When small animals or plants become stuck in sticky tree resin, they can be preserved if the resin hardens into amber. “In Lebanon I found about 450 different pieces of amber, which is a lot for a small country,” said Dany Azar, a paleontologist at the Nanjing Institute of Geology and Paleontology and the Lebanese University, and author of the paper.

Lebanese amber is rich in preserved fossils called inclusions and dates back about 125 million years to the Early Cretaceous. Besides being the age of the dinosaurs, it was also a time when flowering plants became increasingly widespread. Dr. Azar says he studies inclusions with the goal of understanding how flowering plants and pollinating insects evolved together.

He collected the amber specimens in this study about 15 years ago in central Lebanon, but he thought they belonged to a group of insects he wasn’t focusing on, so Dr. Azar they are not a priority for research. But as he polished one of the specimens into a thin slice that could be examined under a microscope, he was surprised.

“Much to my surprise, I said, ‘Oh God, this is a mosquito,'” said Dr. Azar.

His co-author and former doctoral advisor, André Nel, of the National Museum of Natural History in Paris, confirmed that two of Dr. Azar appeared to be the oldest known fossils of the mosquito family, with sharp, elongated mouthparts covered. in small tooth-like bristles.

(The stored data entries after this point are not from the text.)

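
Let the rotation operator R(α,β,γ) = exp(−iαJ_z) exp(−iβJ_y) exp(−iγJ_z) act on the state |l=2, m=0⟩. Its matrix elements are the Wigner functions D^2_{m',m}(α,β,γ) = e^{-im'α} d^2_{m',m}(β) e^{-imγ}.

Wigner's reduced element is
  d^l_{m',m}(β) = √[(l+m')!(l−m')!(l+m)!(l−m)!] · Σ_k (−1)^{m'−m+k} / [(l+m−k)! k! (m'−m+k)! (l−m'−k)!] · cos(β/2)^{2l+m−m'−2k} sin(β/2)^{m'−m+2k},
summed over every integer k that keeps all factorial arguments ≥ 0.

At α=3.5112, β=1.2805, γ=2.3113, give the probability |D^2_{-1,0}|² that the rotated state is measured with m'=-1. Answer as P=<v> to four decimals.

First d^2_{-1,0}(β=1.2805), then the phase factors e^{-i(-1)α} and e^{-i(0)γ}:
With c≡cos(β/2)=0.801946 and s≡sin(β/2)=0.597396, N=[1·6·2·2]^{1/2}=4.898979
k: max(0,(0)−(-1))=1 … min(2+(0),2−(-1))=2
  k=1: (−1)^0·4.8990/(2)·0.8019^3·0.5974^1 = +0.754699
  k=2: (−1)^1·4.8990/(2)·0.8019^1·0.5974^3 = -0.418801
d^2_{-1,0}(1.2805) = +0.754699 -0.418801 = +0.335898
|D^2_{-1,0}|² = |d^2_{-1,0}(β)|² = (+0.335898)² = 0.112828 (the z-rotation phases have unit modulus)

P=0.1128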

Further examination of the insects yielded another surprise.

“I said, ‘André, I haven’t had anything to drink, but I see something bizarre here: these are men,'” said Dr. Azar.

The insects had pincer-like organs on their abdomens, which are used to hold females during mating. The presence of these grabbers meant that Dr. Azar and Dr. Nel had encountered an apparent impossibility: male mosquitoes with mouthparts designed to suck blood.

Modern male mosquitoes feed on nectar and plant juices. (Usually, females do that too: they drink blood only when they need extra protein to produce their eggs.) Scientists have long thought that mosquitoes and their biting fly cousins ​​evolved from herbivorous ancestors, and that females evolved later. have the ability to drink blood.

“We now think the mosquito might have originally been blood-sucking,” said Dr. Azar. “With the appearance of the flowering plant, this function could simply be forgotten later in the evolution of these insects.”

The idea that these ancient male mosquitoes fed on blood was “interesting, fascinating and controversial,” says Dale Greenwalt, a paleobiologist at the Smithsonian National Museum of Natural History.

After all, feeding on blood is a riskier strategy than sipping nectar because it carries the threat of being bludgeoned to death – a reason why modern female mosquitoes only feed on blood when they need it for reproduction. It’s also possible that the insects in this study turned out to be something different from mosquitoes, or that their bristly mouthparts, while different from those of modern males, might not have been used for drinking blood.

Dr. Greenwalt said that Dr. Azar and Dr. Nel have “stepped on very thin ice” with their hypothesis, but that their bold claim could ultimately advance scientific research.

“Some scientists are very conservative. Some scientists are not,” said Dr. Greenwalt. “The good thing about that is that if those who aren’t turn out to be wrong, those who are will eventually correct the mistake. And we’ll just have to wait and see.”